Zero-hours contracts: Labour guilty of hypocrisy?
Part of me wonders – why bother? Why not stay in bed? Weeks of plastic, tedious, risk-averse “campaigning” has achieved all but nothing . The polls’ verdict is more that it was a waste of everyone’s time, rather than anything enlightening about how we might all vote.
Does the endless flinging around of millions on this and billions on that really sway anyone at all? My hunch is that as humans it’s emotion and irrationality rather than shelling each other with stats – it’s the look of the thing, the feel, which counts.
Case in point in Glasgow this morning where Ed Balls stands in front of a placard which states: “Ban exploitative zero hour contracts.” Trouble is, the technicians doing the staging are on zero hour contracts.
I asked Mr Balls if this wasn’t hypocrisy?

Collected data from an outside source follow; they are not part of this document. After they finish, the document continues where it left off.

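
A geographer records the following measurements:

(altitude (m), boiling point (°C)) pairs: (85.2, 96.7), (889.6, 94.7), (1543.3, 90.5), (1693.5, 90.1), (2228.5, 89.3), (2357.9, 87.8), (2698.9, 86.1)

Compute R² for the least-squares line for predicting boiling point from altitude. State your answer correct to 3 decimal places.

0.970

n = 7, Σx = 11496.9, Σy = 635.2, Σxy = 1023140.92, Σx² = 23858330.21, Σy² = 57723.78
Sxx = Σx² − (Σx)²/n = 23858330.21 − 18882672.801429 = 4975657.408571
Sxy = Σxy − (Σx)(Σy)/n = 1023140.92 − 1043261.554286 = -20120.634286
Syy = Σy² − (Σy)²/n = 57723.78 − 57639.862857 = 83.917143
R² = Sxy²/(Sxx·Syy) = (-20120.634286)²/(4975657.408571·83.917143) = 0.969577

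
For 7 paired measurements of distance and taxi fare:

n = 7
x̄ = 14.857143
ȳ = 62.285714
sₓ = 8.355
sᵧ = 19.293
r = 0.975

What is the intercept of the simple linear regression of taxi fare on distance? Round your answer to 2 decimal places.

28.84

b = r · sᵧ/sₓ = 0.975 · 19.293/8.355 = 2.251427
a = ȳ − b·x̄ = 62.285714 − 2.251427·14.857143 = 28.835937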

He talked about the evil of exploitative contracts. I interrupted to ask if this wasn’t hypocrisy? He suddenly became more animated and a burst of applause from the invited audience allowed the question to pass unanswered.

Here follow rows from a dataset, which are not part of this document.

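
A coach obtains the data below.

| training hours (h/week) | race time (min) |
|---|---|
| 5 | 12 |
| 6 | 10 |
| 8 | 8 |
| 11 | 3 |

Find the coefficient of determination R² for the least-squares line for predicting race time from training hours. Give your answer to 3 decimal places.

0.990

n = 4, Σx = 30, Σy = 33, Σxy = 217, Σx² = 246, Σy² = 317
Sxx = Σx² − (Σx)²/n = 246 − 225 = 21
Sxy = Σxy − (Σx)(Σy)/n = 217 − 247.5 = -30.5
Syy = Σy² − (Σy)²/n = 317 − 272.25 = 44.75
R² = Sxy²/(Sxx·Syy) = (-30.5)²/(21·44.75) = 0.989891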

Odd – because Labour perhaps had the answer right there on the placard: “exploitative”. Everything hangs or falls by the meaning of that word.
The technicians at the Royal Concert Hall in Glasgow are employed by an “arm’s length” organisation via the city council. They are indeed on zero-hours contracts but – whaddya know? – the council says these contracts are not “exploitative”.
Labour have the get-out in that word “exploitative” and what that may or may not mean? In reality today’s stagehands are not watching the phone daily to see if they can work – but do have to do so on a fortnightly turnaround which makes planning family life, for instance, extremely difficult.
Exploitative? Probably not. But that nuance may well be lost in the campaigning where the look of the thing, the feel, is what counts.